I love long flights. They give me time to think and pray … and nap! On one trip, high above the Atlantic, I was shaken from sleep by heavy turbulence and by the murmurs of fellow passengers. For a few moments, fear seemed to be drawing all oxygen from the plane, taking my breath with it.
But instead of succumbing, I fought back with the only tool I had: prayer. I thought about God as my Life – remembering that I am always safe in Life, never powerless or alone. That I am safely “hid with Christ in God” (Colossians 3:3), the divine Life of all, where no evil or terror can reach me. Within seconds the crazy shaking stopped and calm returned.
Was it luck? Chance? I can’t tell you how many times I have observed sudden peace resulting from prayer on airplanes and in other situations where big shake-ups have threatened to unsettle me. Once the fear is faced and disarmed by an understanding of God and my relation to Him, turbulence in whatever form just stops cold.
Earlier this year, I was on my way to the airport when one problem after another seemed to shake me up. A bus driver was driving erratically while yelling at someone on his cellphone, making several people on the bus, including me, sick from the motion; a suspected bomb at the airport blocked the path between the train station and my terminal; several problems in my hotel room required four different maintenance workers to spend a long time fixing things.

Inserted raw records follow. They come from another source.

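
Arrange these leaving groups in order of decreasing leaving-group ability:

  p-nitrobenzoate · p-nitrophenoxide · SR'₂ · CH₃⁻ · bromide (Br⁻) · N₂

N₂ > bromide (Br⁻) > SR'₂ > p-nitrobenzoate > p-nitrophenoxide > CH₃⁻

A good leaving group is a weak base: the lower the pKₐ of its conjugate acid, the more readily it departs.
N₂: no meaningful conjugate acid; N₂ departs as an exceptionally stable neutral molecule
bromide (Br⁻): pKₐ(HBr) ≈ -9
SR'₂: pKₐ(R'₂SH⁺) ≈ -7
p-nitrobenzoate: pKₐ(p-nitrobenzoic acid) ≈ 3.4
p-nitrophenoxide: pKₐ(p-nitrophenol) ≈ 7.2
CH₃⁻: pKₐ(CH₄) ≈ 48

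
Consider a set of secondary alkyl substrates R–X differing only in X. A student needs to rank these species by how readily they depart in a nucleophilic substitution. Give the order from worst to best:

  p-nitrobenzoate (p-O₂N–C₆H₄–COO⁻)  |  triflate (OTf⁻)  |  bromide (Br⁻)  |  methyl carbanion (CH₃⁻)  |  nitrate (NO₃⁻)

methyl carbanion (CH₃⁻) < p-nitrobenzoate (p-O₂N–C₆H₄–COO⁻) < nitrate (NO₃⁻) < bromide (Br⁻) < triflate (OTf⁻)

The more stable X⁻ (or X) is on its own — i.e. the weaker a base it is — the better a leaving group it makes.
triflate (OTf⁻): pKₐ(CF₃SO₃H (triflic acid)) ≈ -14
bromide (Br⁻): pKₐ(HBr) ≈ -9 — weak base; good leaving group
nitrate (NO₃⁻): pKₐ(HNO₃) ≈ -1.3 — resonance-delocalised over three oxygens
p-nitrobenzoate (p-O₂N–C₆H₄–COO⁻): pKₐ(p-nitrobenzoic acid) ≈ 3.4 — electron-withdrawing nitro group stabilises the carboxylate
methyl carbanion (CH₃⁻): pKₐ(CH₄) ≈ 48 — unstabilised carbanion; the worst conceivable leaving group
Listed from poorest to best leaving group as asked.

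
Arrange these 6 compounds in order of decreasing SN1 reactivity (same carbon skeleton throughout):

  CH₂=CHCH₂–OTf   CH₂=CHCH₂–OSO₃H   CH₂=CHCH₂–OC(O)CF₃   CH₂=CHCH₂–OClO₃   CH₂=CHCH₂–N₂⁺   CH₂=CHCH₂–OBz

CH₂=CHCH₂–N₂⁺ > CH₂=CHCH₂–OTf > CH₂=CHCH₂–OClO₃ > CH₂=CHCH₂–OSO₃H > CH₂=CHCH₂–OC(O)CF₃ > CH₂=CHCH₂–OBz

With the same alkyl group throughout, only the leaving group differentiates the rates.
Leaving-group ability tracks the stability of the departed species; conjugate-acid pKₐ is the usual yardstick (lower pKₐ → better LG).
CH₂=CHCH₂–N₂⁺ loses N₂: no meaningful conjugate acid; N₂ departs as an exceptionally stable neutral molecule
CH₂=CHCH₂–OTf loses OTf⁻: pKₐ(CF₃SO₃H (triflic acid)) ≈ -14
CH₂=CHCH₂–OClO₃ loses ClO₄⁻: pKₐ(HClO₄) ≈ -10
CH₂=CHCH₂–OSO₃H loses HSO₄⁻: pKₐ(H₂SO₄) ≈ -3
CH₂=CHCH₂–OC(O)CF₃ loses CF₃COO⁻: pKₐ(CF₃COOH) ≈ 0.2
CH₂=CHCH₂–OBz loses PhCOO⁻: pKₐ(C₆H₅COOH) ≈ 4.2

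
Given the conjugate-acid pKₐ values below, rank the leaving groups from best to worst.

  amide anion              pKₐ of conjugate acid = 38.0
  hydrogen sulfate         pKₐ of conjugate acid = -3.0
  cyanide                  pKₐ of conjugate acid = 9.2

hydrogen sulfate > cyanide > amide anion

Lower conjugate-acid pKₐ ⇒ weaker base ⇒ better leaving group.
Sorting by the given values: hydrogen sulfate (-3.0), cyanide (9.2), amide anion (38.0).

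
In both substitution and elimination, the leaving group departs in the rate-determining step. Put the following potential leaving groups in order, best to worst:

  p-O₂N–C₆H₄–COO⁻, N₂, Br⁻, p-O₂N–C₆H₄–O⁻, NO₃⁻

N₂ > Br⁻ > NO₃⁻ > p-O₂N–C₆H₄–COO⁻ > p-O₂N–C₆H₄–O⁻

Rank by basicity of the departing species: weakest base leaves most easily.
N₂: no meaningful conjugate acid; N₂ departs as an exceptionally stable neutral molecule
Br⁻: pKₐ(HBr) ≈ -9
NO₃⁻: pKₐ(HNO₃) ≈ -1.3
p-O₂N–C₆H₄–COO⁻: pKₐ(p-nitrobenzoic acid) ≈ 3.4
p-O₂N–C₆H₄–O⁻: pKₐ(p-nitrophenol) ≈ 7.2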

In the middle of the hoopla in my room, I opened the Bible to the story of Nehemiah and his team rebuilding the wall of Jerusalem. He was confronted by one problem after another that attempted to derail his project. The book of Nehemiah recounts that two opponents of the building plan sent a message to Nehemiah saying, “Come, let us meet together in some one of the villages in the plain of Ono” (6:2). But Nehemiah recognized that the invitation was a trap. Four times they tried to get him to go to Ono, and each time Nehemiah refused. The fifth time, they tried an extra-convincing argument, one they were certain he would fall for – but Nehemiah stood firm, knowing that God was strengthening him for his work and protecting the fulfillment of his good purpose. That was the last he heard from the troublemakers. The project was finished and the wall was built with success (6:3-15).

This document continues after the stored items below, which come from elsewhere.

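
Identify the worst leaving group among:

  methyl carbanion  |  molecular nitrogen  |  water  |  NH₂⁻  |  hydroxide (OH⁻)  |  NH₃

methyl carbanion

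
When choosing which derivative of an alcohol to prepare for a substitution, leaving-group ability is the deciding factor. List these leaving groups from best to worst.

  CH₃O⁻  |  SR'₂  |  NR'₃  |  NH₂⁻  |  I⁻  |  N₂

N₂ > I⁻ > SR'₂ > NR'₃ > CH₃O⁻ > NH₂⁻

N₂: no meaningful conjugate acid; N₂ departs as an exceptionally stable neutral molecule
I⁻: pKₐ(HI) ≈ -10
SR'₂: pKₐ(R'₂SH⁺) ≈ -7
NR'₃: pKₐ(R'₃NH⁺) ≈ 10.7
CH₃O⁻: pKₐ(CH₃OH) ≈ 15.5
NH₂⁻: pKₐ(NH₃) ≈ 38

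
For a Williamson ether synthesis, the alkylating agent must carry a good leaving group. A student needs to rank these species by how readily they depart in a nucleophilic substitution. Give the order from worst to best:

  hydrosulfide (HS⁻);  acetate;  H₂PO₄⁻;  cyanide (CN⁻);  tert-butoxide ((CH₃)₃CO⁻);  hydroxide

tert-butoxide ((CH₃)₃CO⁻) < hydroxide < cyanide (CN⁻) < hydrosulfide (HS⁻) < acetate < H₂PO₄⁻

H₂PO₄⁻: pKₐ(H₃PO₄) ≈ 2.1 — moderate base; biological leaving group after further activation
acetate: pKₐ(CH₃COOH) ≈ 4.8 — resonance-stabilised but still a weak base
hydrosulfide (HS⁻): pKₐ(H₂S) ≈ 7 — larger and more polarisable than the oxygen analogue
cyanide (CN⁻): pKₐ(HCN) ≈ 9.2
hydroxide: pKₐ(H₂O) ≈ 15.7 — strong base; essentially never leaves without prior activation
tert-butoxide ((CH₃)₃CO⁻): pKₐ(t-BuOH) ≈ 18 — bulky, strongly basic alkoxide
Reversing gives the worst-to-best order requested.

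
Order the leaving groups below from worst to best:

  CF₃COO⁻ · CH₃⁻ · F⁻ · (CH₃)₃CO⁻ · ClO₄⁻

ClO₄⁻: pKₐ(HClO₄) ≈ -10
CF₃COO⁻: pKₐ(CF₃COOH) ≈ 0.2
F⁻: pKₐ(HF) ≈ 3.2
(CH₃)₃CO⁻: pKₐ(t-BuOH) ≈ 18
CH₃⁻: pKₐ(CH₄) ≈ 48
Listed from poorest to best leaving group as asked.

CH₃⁻ < (CH₃)₃CO⁻ < F⁻ < CF₃COO⁻ < ClO₄⁻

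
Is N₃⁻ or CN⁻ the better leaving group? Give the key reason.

N₃⁻

N₃⁻ is the better leaving group.
pKₐ(HN₃) ≈ 4.7 versus pKₐ(HCN) ≈ 9.2: N₃⁻ is the much weaker base.
Linear, resonance-stabilised.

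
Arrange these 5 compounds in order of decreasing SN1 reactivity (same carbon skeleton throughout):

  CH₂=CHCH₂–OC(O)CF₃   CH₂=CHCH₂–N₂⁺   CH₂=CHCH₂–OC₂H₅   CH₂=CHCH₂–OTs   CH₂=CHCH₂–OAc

The skeletons are identical, so relative rate is governed entirely by leaving-group ability.
The more stable X⁻ (or X) is on its own — i.e. the weaker a base it is — the better a leaving group it makes.
CH₂=CHCH₂–N₂⁺ loses N₂: no meaningful conjugate acid; N₂ departs as an exceptionally stable neutral molecule
CH₂=CHCH₂–OTs loses OTs⁻: pKₐ(p-CH₃C₆H₄SO₃H (TsOH)) ≈ -2.8
CH₂=CHCH₂–OC(O)CF₃ loses CF₃COO⁻: pKₐ(CF₃COOH) ≈ 0.2
CH₂=CHCH₂–OAc loses AcO⁻: pKₐ(CH₃COOH) ≈ 4.8
CH₂=CHCH₂–OC₂H₅ loses CH₃CH₂O⁻: pKₐ(CH₃CH₂OH) ≈ 16

CH₂=CHCH₂–N₂⁺ > CH₂=CHCH₂–OTs > CH₂=CHCH₂–OC(O)CF₃ > CH₂=CHCH₂–OAc > CH₂=CHCH₂–OC₂H₅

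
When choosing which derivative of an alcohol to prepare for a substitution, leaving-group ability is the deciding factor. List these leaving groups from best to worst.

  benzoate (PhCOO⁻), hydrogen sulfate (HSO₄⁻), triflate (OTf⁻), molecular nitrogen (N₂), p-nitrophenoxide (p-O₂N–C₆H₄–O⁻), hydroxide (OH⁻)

molecular nitrogen (N₂) > triflate (OTf⁻) > hydrogen sulfate (HSO₄⁻) > benzoate (PhCOO⁻) > p-nitrophenoxide (p-O₂N–C₆H₄–O⁻) > hydroxide (OH⁻)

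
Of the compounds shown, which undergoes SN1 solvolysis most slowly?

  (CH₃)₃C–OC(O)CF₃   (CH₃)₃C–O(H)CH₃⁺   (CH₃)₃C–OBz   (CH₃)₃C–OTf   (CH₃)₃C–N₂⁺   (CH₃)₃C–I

Identical carbon frameworks mean the comparison reduces to leaving-group quality.
Rank by basicity of the departing species: weakest base leaves most easily.
(CH₃)₃C–N₂⁺ loses N₂: no meaningful conjugate acid; N₂ departs as an exceptionally stable neutral molecule
(CH₃)₃C–OTf loses OTf⁻: pKₐ(CF₃SO₃H (triflic acid)) ≈ -14
(CH₃)₃C–I loses I⁻: pKₐ(HI) ≈ -10
(CH₃)₃C–O(H)CH₃⁺ loses R'OH: pKₐ(R'OH₂⁺) ≈ -2.4
(CH₃)₃C–OC(O)CF₃ loses CF₃COO⁻: pKₐ(CF₃COOH) ≈ 0.2
(CH₃)₃C–OBz loses PhCOO⁻: pKₐ(C₆H₅COOH) ≈ 4.2

(CH₃)₃C–OBz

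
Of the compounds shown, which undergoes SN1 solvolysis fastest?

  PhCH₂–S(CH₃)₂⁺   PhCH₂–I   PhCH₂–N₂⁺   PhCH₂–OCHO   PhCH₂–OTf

PhCH₂–N₂⁺

Identical carbon frameworks mean the comparison reduces to leaving-group quality.
The more stable X⁻ (or X) is on its own — i.e. the weaker a base it is — the better a leaving group it makes.
PhCH₂–N₂⁺ loses N₂: no meaningful conjugate acid; N₂ departs as an exceptionally stable neutral molecule
PhCH₂–OTf loses OTf⁻: pKₐ(CF₃SO₃H (triflic acid)) ≈ -14
PhCH₂–I loses I⁻: pKₐ(HI) ≈ -10
PhCH₂–S(CH₃)₂⁺ loses SR'₂: pKₐ(R'₂SH⁺) ≈ -7
PhCH₂–OCHO loses HCOO⁻: pKₐ(HCOOH) ≈ 3.8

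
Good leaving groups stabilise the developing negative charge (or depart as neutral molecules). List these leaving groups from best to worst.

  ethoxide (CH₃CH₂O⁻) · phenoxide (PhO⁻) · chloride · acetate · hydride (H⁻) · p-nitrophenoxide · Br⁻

Br⁻ > chloride > acetate > p-nitrophenoxide > phenoxide (PhO⁻) > ethoxide (CH₃CH₂O⁻) > hydride (H⁻)

Rank by basicity of the departing species: weakest base leaves most easily.
Br⁻: pKₐ(HBr) ≈ -9
chloride: pKₐ(HCl) ≈ -7
acetate: pKₐ(CH₃COOH) ≈ 4.8 — resonance-stabilised but still a weak base
p-nitrophenoxide: pKₐ(p-nitrophenol) ≈ 7.2 — nitro group delocalises the charge; the classic chromogenic LG
phenoxide (PhO⁻): pKₐ(C₆H₅OH (phenol)) ≈ 10 — resonance into the ring helps, but still a poor LG
ethoxide (CH₃CH₂O⁻): pKₐ(CH₃CH₂OH) ≈ 16 — strong base; alkoxides do not leave unassisted
hydride (H⁻): pKₐ(H₂) ≈ 36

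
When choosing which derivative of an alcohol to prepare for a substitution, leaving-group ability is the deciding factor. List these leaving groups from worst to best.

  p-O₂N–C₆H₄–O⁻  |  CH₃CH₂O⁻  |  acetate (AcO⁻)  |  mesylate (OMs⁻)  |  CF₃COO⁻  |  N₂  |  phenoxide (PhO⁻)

CH₃CH₂O⁻ < phenoxide (PhO⁻) < p-O₂N–C₆H₄–O⁻ < acetate (AcO⁻) < CF₃COO⁻ < mesylate (OMs⁻) < N₂

A good leaving group is a weak base: the lower the pKₐ of its conjugate acid, the more readily it departs.
N₂: no meaningful conjugate acid; N₂ departs as an exceptionally stable neutral molecule
mesylate (OMs⁻): pKₐ(CH₃SO₃H (MsOH)) ≈ -1.9
CF₃COO⁻: pKₐ(CF₃COOH) ≈ 0.2
acetate (AcO⁻): pKₐ(CH₃COOH) ≈ 4.8
p-O₂N–C₆H₄–O⁻: pKₐ(p-nitrophenol) ≈ 7.2
phenoxide (PhO⁻): pKₐ(C₆H₅OH (phenol)) ≈ 10
CH₃CH₂O⁻: pKₐ(CH₃CH₂OH) ≈ 16
The question asks for worst first, so the sequence is read in increasing leaving-group ability.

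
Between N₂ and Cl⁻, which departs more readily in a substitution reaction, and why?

N₂ is the better leaving group.
N₂ is the ultimate leaving group — it departs as an exceptionally stable neutral molecule, whereas Cl⁻ (pKₐ(HCl) ≈ -7) is far more basic.

N₂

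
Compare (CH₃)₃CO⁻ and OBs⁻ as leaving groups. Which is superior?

OBs⁻ is the better leaving group.
pKₐ(p-BrC₆H₄SO₃H) ≈ -2.8 versus pKₐ(t-BuOH) ≈ 18: OBs⁻ is the much weaker base.
Arenesulfonate with a p-bromo substituent.

OBs⁻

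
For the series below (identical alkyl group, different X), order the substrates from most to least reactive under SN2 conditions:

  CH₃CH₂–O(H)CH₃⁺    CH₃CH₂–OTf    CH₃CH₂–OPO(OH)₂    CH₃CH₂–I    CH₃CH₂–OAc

CH₃CH₂–OTf > CH₃CH₂–I > CH₃CH₂–O(H)CH₃⁺ > CH₃CH₂–OPO(OH)₂ > CH₃CH₂–OAc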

When I read the account, I had to chuckle at the play on words between Nehemiah’s Ono and my “Oh, no!” – a place where I had been tempted to go several times that day. As I read the account of how Nehemiah stood firm against the turbulence and upset of interruption, I realized that I, too, could turn from “Oh no!” to prayer.

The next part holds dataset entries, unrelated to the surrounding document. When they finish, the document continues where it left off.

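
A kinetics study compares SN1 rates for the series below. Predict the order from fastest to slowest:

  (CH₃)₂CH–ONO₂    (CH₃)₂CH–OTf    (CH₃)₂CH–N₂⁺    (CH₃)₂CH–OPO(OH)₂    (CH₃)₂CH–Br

(CH₃)₂CH–N₂⁺ > (CH₃)₂CH–OTf > (CH₃)₂CH–Br > (CH₃)₂CH–ONO₂ > (CH₃)₂CH–OPO(OH)₂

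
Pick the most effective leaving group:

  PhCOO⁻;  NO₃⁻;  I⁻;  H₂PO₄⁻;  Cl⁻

I⁻

The more stable X⁻ (or X) is on its own — i.e. the weaker a base it is — the better a leaving group it makes.
I⁻: pKₐ(HI) ≈ -10
Cl⁻: pKₐ(HCl) ≈ -7
NO₃⁻: pKₐ(HNO₃) ≈ -1.3
H₂PO₄⁻: pKₐ(H₃PO₄) ≈ 2.1
PhCOO⁻: pKₐ(C₆H₅COOH) ≈ 4.2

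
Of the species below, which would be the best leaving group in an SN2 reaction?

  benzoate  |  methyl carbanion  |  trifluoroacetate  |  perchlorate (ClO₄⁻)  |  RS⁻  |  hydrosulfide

perchlorate (ClO₄⁻)

perchlorate (ClO₄⁻): pKₐ(HClO₄) ≈ -10
trifluoroacetate: pKₐ(CF₃COOH) ≈ 0.2
benzoate: pKₐ(C₆H₅COOH) ≈ 4.2
hydrosulfide: pKₐ(H₂S) ≈ 7
RS⁻: pKₐ(RSH (a thiol)) ≈ 10.5
methyl carbanion: pKₐ(CH₄) ≈ 48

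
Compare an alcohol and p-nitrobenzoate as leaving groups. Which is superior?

an alcohol

an alcohol is the better leaving group.
pKₐ(R'OH₂⁺) ≈ -2.4 versus pKₐ(p-nitrobenzoic acid) ≈ 3.4: an alcohol is the much weaker base.
Neutral; leaves from a protonated ether (an oxonium ion, R–O(H)R'⁺).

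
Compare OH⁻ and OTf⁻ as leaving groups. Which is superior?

OTf⁻

OTf⁻ is the better leaving group.
pKₐ(CF₃SO₃H (triflic acid)) ≈ -14 versus pKₐ(H₂O) ≈ 15.7: OTf⁻ is the much weaker base.
Charge spread over three oxygens and a CF₃ group; the premier leaving group in synthesis.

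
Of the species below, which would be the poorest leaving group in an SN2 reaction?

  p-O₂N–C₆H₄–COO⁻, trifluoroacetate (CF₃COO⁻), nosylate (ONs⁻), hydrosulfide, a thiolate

a thiolate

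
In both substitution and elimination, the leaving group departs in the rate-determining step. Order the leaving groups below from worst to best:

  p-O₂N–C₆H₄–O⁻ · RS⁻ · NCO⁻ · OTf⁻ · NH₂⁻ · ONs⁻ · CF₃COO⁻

NH₂⁻ < RS⁻ < p-O₂N–C₆H₄–O⁻ < NCO⁻ < CF₃COO⁻ < ONs⁻ < OTf⁻

A good leaving group is a weak base: the lower the pKₐ of its conjugate acid, the more readily it departs.
OTf⁻: pKₐ(CF₃SO₃H (triflic acid)) ≈ -14
ONs⁻: pKₐ(p-O₂NC₆H₄SO₃H) ≈ -3.5
CF₃COO⁻: pKₐ(CF₃COOH) ≈ 0.2
NCO⁻: pKₐ(HOCN) ≈ 3.5
p-O₂N–C₆H₄–O⁻: pKₐ(p-nitrophenol) ≈ 7.2
RS⁻: pKₐ(RSH (a thiol)) ≈ 10.5
NH₂⁻: pKₐ(NH₃) ≈ 38
Listed from poorest to best leaving group as asked.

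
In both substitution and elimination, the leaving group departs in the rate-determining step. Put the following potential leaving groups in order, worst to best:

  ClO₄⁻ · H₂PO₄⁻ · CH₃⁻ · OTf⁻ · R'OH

CH₃⁻ < H₂PO₄⁻ < R'OH < ClO₄⁻ < OTf⁻

The more stable X⁻ (or X) is on its own — i.e. the weaker a base it is — the better a leaving group it makes.
OTf⁻: pKₐ(CF₃SO₃H (triflic acid)) ≈ -14
ClO₄⁻: pKₐ(HClO₄) ≈ -10
R'OH: pKₐ(R'OH₂⁺) ≈ -2.4
H₂PO₄⁻: pKₐ(H₃PO₄) ≈ 2.1
CH₃⁻: pKₐ(CH₄) ≈ 48
Listed from poorest to best leaving group as asked.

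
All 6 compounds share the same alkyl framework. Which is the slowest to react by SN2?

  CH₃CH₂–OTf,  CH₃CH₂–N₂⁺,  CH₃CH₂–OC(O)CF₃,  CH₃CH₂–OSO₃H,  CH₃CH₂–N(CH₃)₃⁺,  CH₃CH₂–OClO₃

The skeletons are identical, so relative rate is governed entirely by leaving-group ability.
A good leaving group is a weak base: the lower the pKₐ of its conjugate acid, the more readily it departs.
CH₃CH₂–N₂⁺ loses N₂: no meaningful conjugate acid; N₂ departs as an exceptionally stable neutral molecule
CH₃CH₂–OTf loses OTf⁻: pKₐ(CF₃SO₃H (triflic acid)) ≈ -14
CH₃CH₂–OClO₃ loses ClO₄⁻: pKₐ(HClO₄) ≈ -10
CH₃CH₂–OSO₃H loses HSO₄⁻: pKₐ(H₂SO₄) ≈ -3
CH₃CH₂–OC(O)CF₃ loses CF₃COO⁻: pKₐ(CF₃COOH) ≈ 0.2
CH₃CH₂–N(CH₃)₃⁺ loses NR'₃: pKₐ(R'₃NH⁺) ≈ 10.7

CH₃CH₂–N(CH₃)₃⁺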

My prayer was a heartfelt protest: “Oh, no, I will not be stopped from the peaceful period of preparation that I need for my work. Oh, no, I will not accept disruption and turmoil as acceptable or normal today. This is God’s perfect day, and both I and my work are safe and protected in it.”
Not five seconds after that prayer, the room full of maintenance men emptied. Everything worked. Peace and order reigned.
Mary Baker Eddy, the founder of The Christian Science Monitor, explained, “Evil has no power, no intelligence, for God is good, and therefore good is infinite, is All” (“Science and Health with Key to the Scriptures,” pp. 398-399). Prayer that stands up to fear and fuss draws its authority from the fact that disturbances don’t have real substance or power.
Really, it’s amazing what prayer can do.